Pace count beads, pacer beads or ranger beads are a manual counting tool used to keep track of distance traveled through a pace count. It is used in military land navigation or orienteering. Stringed beads found at stoneage sites in Africa may have been used for pace counting, and modified Japamala have been used to keep pace. A typical example for military use is keeping track of distance traveled during a foot patrol.

==Description==
The tool is usually constructed using a set of about 13 beads on a length of cord. The beads are divided into two sections, separated by a knot. Nine beads are used in the lower section, and four (or in some cases more) beads are used in the upper section. There is often a loop in the upper end, making it possible to attach the tool to the user's gear with a simple Larks head hitch.

==Usage==
The beads can be used to count paces or a distance calculated from the number of paces. Both methods require the user to know the relationship between the paces walked, and the distance traveled. There are two main ways to use the beads. One is to represent the distance a person has walked, and the other is to represent the distance they need to walk. In the latter, beads may be used to count down the distance to a destination.

===Counting paces===
As users walk, they typically slide one bead on the cord for every ten paces taken. On the tenth pace, the user slides a bead in the lower section towards the knot. After the 90th pace, all nine beads are against the knot. On the 100th pace, all nine beads in the lower section are returned away from the knot, and a bead from the upper section is slid upwards, away from the knot.
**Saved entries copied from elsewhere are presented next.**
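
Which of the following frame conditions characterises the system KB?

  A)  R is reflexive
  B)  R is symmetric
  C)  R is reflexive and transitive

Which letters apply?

(A) this class determines T (= KT), not KB.
(B) KB is sound and complete for exactly this class.
(C) this class determines S4, not KB.

B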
In this manner, the user calculates the distance traveled by keeping track of the paces taken. To use this method, the user must know the length of their pace to calculate the distance accurately traveled. Also, the number of paces to be walked must be precalculated (example: 2,112 paces= one mile, based on a 30-inch pace), and then the distance traveled has to be calculated from the walked paces.

===Distance walked===
For every 100 meters the user walks, one of the lower beads is pulled down. When the ninth of the lower beads is pulled, the user has walked 900 meters. When the user has walked 1000 meters, one of the upper beads is pulled down, and all the lower beads are pulled back up.

Using this method, the user must know the number of paces walked in 100 meters. An experienced user can also adapt the pace count for each hundred meter depending on the terrain. When using this method, the user does not have to calculate distance from the number of paces.

This method can be used for non-metric distances as well, though with the beads arranged in a different manner.

The United States Army stated in its field manual on Map Reading and Land Navigation that, "there are many methods to keep track of distance traveled", including placing pebbles in your pockets or tying knots on a string. Pace count beads are generally not issued in the United States Military, thus soldiers and Marines typically make their own or purchase them from an equipment supply company.